Another limitation is the US-only lens. International readers will find the philosophy useful but the account rules will not map 1 to 1. Finally, Collins favors a heavy US allocation. Reasonable people differ on how much international exposure is wise. The book makes a clear case for simplicity, but leaves some asset allocation questions to personal preference.
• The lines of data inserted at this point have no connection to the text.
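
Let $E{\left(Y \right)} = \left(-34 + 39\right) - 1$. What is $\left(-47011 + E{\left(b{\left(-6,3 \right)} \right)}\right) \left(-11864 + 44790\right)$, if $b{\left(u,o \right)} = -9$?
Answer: $-1547752482$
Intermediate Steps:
$E{\left(Y \right)} = 4$ ($E{\left(Y \right)} = 5 - 1 = 4$)
$\left(-47011 + E{\left(b{\left(-6,3 \right)} \right)}\right) \left(-11864 + 44790\right) = \left(-47011 + 4\right) \left(-11864 + 44790\right) = \left(-47007\right) 32926 = -1547752482$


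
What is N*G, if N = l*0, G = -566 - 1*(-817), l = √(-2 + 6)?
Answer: 0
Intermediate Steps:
l = 2 (l = √4 = 2)
G = 251 (G = -566 + 817 = 251)
N = 0 (N = 2*0 = 0)
N*G = 0*251 = 0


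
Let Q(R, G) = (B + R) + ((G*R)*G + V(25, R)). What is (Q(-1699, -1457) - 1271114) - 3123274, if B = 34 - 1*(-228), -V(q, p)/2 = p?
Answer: -3611112878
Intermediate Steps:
V(q, p) = -2*p
B = 262 (B = 34 + 228 = 262)
Q(R, G) = 262 - R + R*G**2 (Q(R, G) = (262 + R) + ((G*R)*G - 2*R) = (262 + R) + (R*G**2 - 2*R) = (262 + R) + (-2*R + R*G**2) = 262 - R + R*G**2)
(Q(-1699, -1457) - 1271114) - 3123274 = ((262 - 1*(-1699) - 1699*(-1457)**2) - 1271114) - 3123274 = ((262 + 1699 - 1699*2122849) - 1271114) - 3123274 = ((262 + 1699 - 3606720451) - 1271114) - 3123274 = (-3606718490 - 1271114) - 3123274 = -3607989604 - 3123274 = -3611112878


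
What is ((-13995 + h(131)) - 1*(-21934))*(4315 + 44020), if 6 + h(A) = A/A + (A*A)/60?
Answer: 4767774067/12 ≈ 3.9731e+8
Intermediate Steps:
h(A) = -5 + A²/60 (h(A) = -6 + (A/A + (A*A)/60) = -6 + (1 + A²*(1/60)) = -6 + (1 + A²/60) = -5 + A²/60)
((-13995 + h(131)) - 1*(-21934))*(4315 + 44020) = ((-13995 + (-5 + (1/60)*131²)) - 1*(-21934))*(4315 + 44020) = ((-13995 + (-5 + (1/60)*17161)) + 21934)*48335 = ((-13995 + (-5 + 17161/60)) + 21934)*48335 = ((-13995 + 16861/60) + 21934)*48335 = (-822839/60 + 21934)*48335 = (493201/60)*48335 = 4767774067/12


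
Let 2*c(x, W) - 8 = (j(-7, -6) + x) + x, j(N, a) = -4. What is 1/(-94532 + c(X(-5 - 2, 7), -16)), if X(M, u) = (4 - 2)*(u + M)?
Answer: -1/94530 ≈ -1.0579e-5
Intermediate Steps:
X(M, u) = 2*M + 2*u (X(M, u) = 2*(M + u) = 2*M + 2*u)
c(x, W) = 2 + x (c(x, W) = 4 + ((-4 + x) + x)/2 = 4 + (-4 + 2*x)/2 = 4 + (-2 + x) = 2 + x)
1/(-94532 + c(X(-5 - 2, 7), -16)) = 1/(-94532 + (2 + (2*(-5 - 2) + 2*7))) = 1/(-94532 + (2 + (2*(-7) + 14))) = 1/(-94532 + (2 + (-14 + 14))) = 1/(-94532 + (2 + 0)) = 1/(-94532 + 2) = 1/(-94530) = -1/94530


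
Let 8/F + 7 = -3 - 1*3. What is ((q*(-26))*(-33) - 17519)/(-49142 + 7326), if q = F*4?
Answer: 19631/41816 ≈ 0.46946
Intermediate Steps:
F = -8/13 (F = 8/(-7 + (-3 - 1*3)) = 8/(-7 + (-3 - 3)) = 8/(-7 - 6) = 8/(-13) = 8*(-1/13) = -8/13 ≈ -0.61539)
q = -32/13 (q = -8/13*4 = -32/13 ≈ -2.4615)
((q*(-26))*(-33) - 17519)/(-49142 + 7326) = (-32/13*(-26)*(-33) - 17519)/(-49142 + 7326) = (64*(-33) - 17519)/(-41816) = (-2112 - 17519)*(-1/41816) = -19631*(-1/41816) = 19631/41816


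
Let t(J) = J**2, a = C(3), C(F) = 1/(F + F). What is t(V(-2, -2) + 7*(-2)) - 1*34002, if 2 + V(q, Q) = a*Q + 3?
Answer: -304418/9 ≈ -33824.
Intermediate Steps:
C(F) = 1/(2*F)
a = 1/6 (a = (1/2)/3 = (1/2)*(1/3) = 1/6 ≈ 0.16667)
V(q, Q) = 1 + Q/6 (V(q, Q) = -2 + (Q/6 + 3) = -2 + (3 + Q/6) = 1 + Q/6)
t(V(-2, -2) + 7*(-2)) - 1*34002 = ((1 + (1/6)*(-2)) + 7*(-2))**2 - 1*34002 = ((1 - 1/3) - 14)**2 - 34002 = (2/3 - 14)**2 - 34002 = (-40/3)**2 - 34002 = 1600/9 - 34002 = -304418/9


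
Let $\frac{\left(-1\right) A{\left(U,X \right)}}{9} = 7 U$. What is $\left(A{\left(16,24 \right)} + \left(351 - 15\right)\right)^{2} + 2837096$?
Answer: $3288680$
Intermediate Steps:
$A{\left(U,X \right)} = - 63 U$ ($A{\left(U,X \right)} = - 9 \cdot 7 U = - 63 U$)
$\left(A{\left(16,24 \right)} + \left(351 - 15\right)\right)^{2} + 2837096 = \left(\left(-63\right) 16 + \left(351 - 15\right)\right)^{2} + 2837096 = \left(-1008 + 336\right)^{2} + 2837096 = \left(-672\right)^{2} + 2837096 = 451584 + 2837096 = 3288680$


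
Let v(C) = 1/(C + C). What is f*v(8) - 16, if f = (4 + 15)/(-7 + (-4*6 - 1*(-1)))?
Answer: -7699/480 ≈ -16.040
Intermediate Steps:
v(C) = 1/(2*C)
f = -19/30 (f = 19/(-7 + (-24 + 1)) = 19/(-7 - 23) = 19/(-30) = 19*(-1/30) = -19/30 ≈ -0.63333)
f*v(8) - 16 = -19/(60*8) - 16 = -19/30*1/16 - 16 = -19/480 - 16 = -7699/480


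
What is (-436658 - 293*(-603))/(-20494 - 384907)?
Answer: 259979/405401 ≈ 0.64129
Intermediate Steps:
(-436658 - 293*(-603))/(-20494 - 384907) = (-436658 + 176679)/(-405401) = -259979*(-1/405401) = 259979/405401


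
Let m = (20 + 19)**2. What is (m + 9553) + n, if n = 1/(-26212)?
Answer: 290271687/26212 ≈ 11074.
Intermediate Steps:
m = 1521 (m = 39**2 = 1521)
n = -1/26212 ≈ -3.8150e-5
(m + 9553) + n = (1521 + 9553) - 1/26212 = 11074 - 1/26212 = 290271687/26212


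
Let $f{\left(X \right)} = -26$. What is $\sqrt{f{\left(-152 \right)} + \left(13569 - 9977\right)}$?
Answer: $\sqrt{3566} \approx 59.716$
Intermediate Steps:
$\sqrt{f{\left(-152 \right)} + \left(13569 - 9977\right)} = \sqrt{-26 + \left(13569 - 9977\right)} = \sqrt{-26 + 3592} = \sqrt{3566}$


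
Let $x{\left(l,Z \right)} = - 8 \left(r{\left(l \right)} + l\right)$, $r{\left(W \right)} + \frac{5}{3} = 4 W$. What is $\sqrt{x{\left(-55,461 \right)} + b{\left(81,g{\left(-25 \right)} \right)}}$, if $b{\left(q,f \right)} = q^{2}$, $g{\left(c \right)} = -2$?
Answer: $\frac{\sqrt{78969}}{3} \approx 93.671$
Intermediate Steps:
$r{\left(W \right)} = - \frac{5}{3} + 4 W$
$x{\left(l,Z \right)} = \frac{40}{3} - 40 l$ ($x{\left(l,Z \right)} = - 8 \left(\left(- \frac{5}{3} + 4 l\right) + l\right) = - 8 \left(- \frac{5}{3} + 5 l\right) = \frac{40}{3} - 40 l$)
$\sqrt{x{\left(-55,461 \right)} + b{\left(81,g{\left(-25 \right)} \right)}} = \sqrt{\left(\frac{40}{3} - -2200\right) + 81^{2}} = \sqrt{\left(\frac{40}{3} + 2200\right) + 6561} = \sqrt{\frac{6640}{3} + 6561} = \sqrt{\frac{26323}{3}} = \frac{\sqrt{78969}}{3}$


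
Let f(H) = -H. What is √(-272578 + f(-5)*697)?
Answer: I*√269093 ≈ 518.74*I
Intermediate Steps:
√(-272578 + f(-5)*697) = √(-272578 - 1*(-5)*697) = √(-272578 + 5*697) = √(-272578 + 3485) = √(-269093) = I*√269093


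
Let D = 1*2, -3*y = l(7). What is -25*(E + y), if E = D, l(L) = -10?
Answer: -400/3 ≈ -133.33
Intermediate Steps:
y = 10/3 (y = -⅓*(-10) = 10/3 ≈ 3.3333)
D = 2
E = 2
-25*(E + y) = -25*(2 + 10/3) = -25*16/3 = -400/3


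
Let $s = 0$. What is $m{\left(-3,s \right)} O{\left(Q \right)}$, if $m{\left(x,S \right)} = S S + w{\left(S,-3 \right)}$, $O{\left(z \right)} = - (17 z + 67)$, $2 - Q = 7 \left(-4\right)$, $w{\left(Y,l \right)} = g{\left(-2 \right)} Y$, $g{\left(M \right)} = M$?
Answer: $0$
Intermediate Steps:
$w{\left(Y,l \right)} = - 2 Y$
$Q = 30$ ($Q = 2 - 7 \left(-4\right) = 2 - -28 = 2 + 28 = 30$)
$O{\left(z \right)} = -67 - 17 z$ ($O{\left(z \right)} = - (67 + 17 z) = -67 - 17 z$)
$m{\left(x,S \right)} = S^{2} - 2 S$ ($m{\left(x,S \right)} = S S - 2 S = S^{2} - 2 S$)
$m{\left(-3,s \right)} O{\left(Q \right)} = 0 \left(-2 + 0\right) \left(-67 - 510\right) = 0 \left(-2\right) \left(-67 - 510\right) = 0 \left(-577\right) = 0$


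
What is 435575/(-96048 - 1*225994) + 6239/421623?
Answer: -25948459741/19397187738 ≈ -1.3377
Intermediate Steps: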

Common mistakes this book helps avoid

  • Chasing hot funds in the 401(k) menu instead of choosing broad, low-fee options.
  • Skipping the employer match because contributions feel tight - missing free money that compounds.
  • Assuming more funds equals better diversification - complexity often hides higher costs.
  • Checking accounts daily and reacting to headlines - behavior drift is more damaging than market dips.
  • Ignoring fees and taxes - small drags add up over multi-decade careers.

Reader fit by level

  • Beginners: Excellent. Clear path to start, minimize regret, and build habits.
  • Intermediate: Useful reset if your portfolio is cluttered. May want supplemental tax and retirement planning material.
  • Advanced: Too basic for portfolio design or tax optimization. Still a good reminder on behavior and cost control.

Comparison notes

If you like Collins, you will likely appreciate The Bogleheads' Guide to Investing for more detail on asset allocation and tax placements. Ramit Sethi's I Will Teach You To Be Rich focuses more on automation, credit, and practical banking setups, which pairs well with Collins' investing core. If you want retirement income depth, look at books on safe withdrawal strategies and sequence risk. Collins gives the engine. Those books focus on how to drive in later years.

FAQ

  • Do I need to hold only one fund to follow this? No. One broad index fund can work, but a two or three fund mix is fine if fees stay low and you can manage it calmly.
  • What if my 401(k) options are expensive? Still consider contributing up to the match, then use an IRA for better funds. Revisit if your plan adds cheaper options.
  • Roth or traditional? It depends on your current and expected future tax rates. The book leans on simplicity. If your bracket is high today, traditional may help. If lower, Roth can be attractive.
  • How often should I rebalance? Set a schedule, like annually, or use thresholds, like a 5 to 10 percent drift. Keep it mechanical.
  • Is a target date fund good enough? Often yes if fees are low and the glide path matches your risk comfort. Check the expense ratio and underlying holdings.
  • What about international stocks? Collins is comfortable with a US-centric approach. Adding international is reasonable, but not required for this framework.

Final thought: The Simple Path to Wealth gives you a durable baseline that holds up through promotions, layoffs, and market cycles. It will not do the saving for you, but it removes the most common failure points - high costs, complexity, and panic. If your money life needs fewer levers and stronger habits, this is worth your shelf space and a weekend read.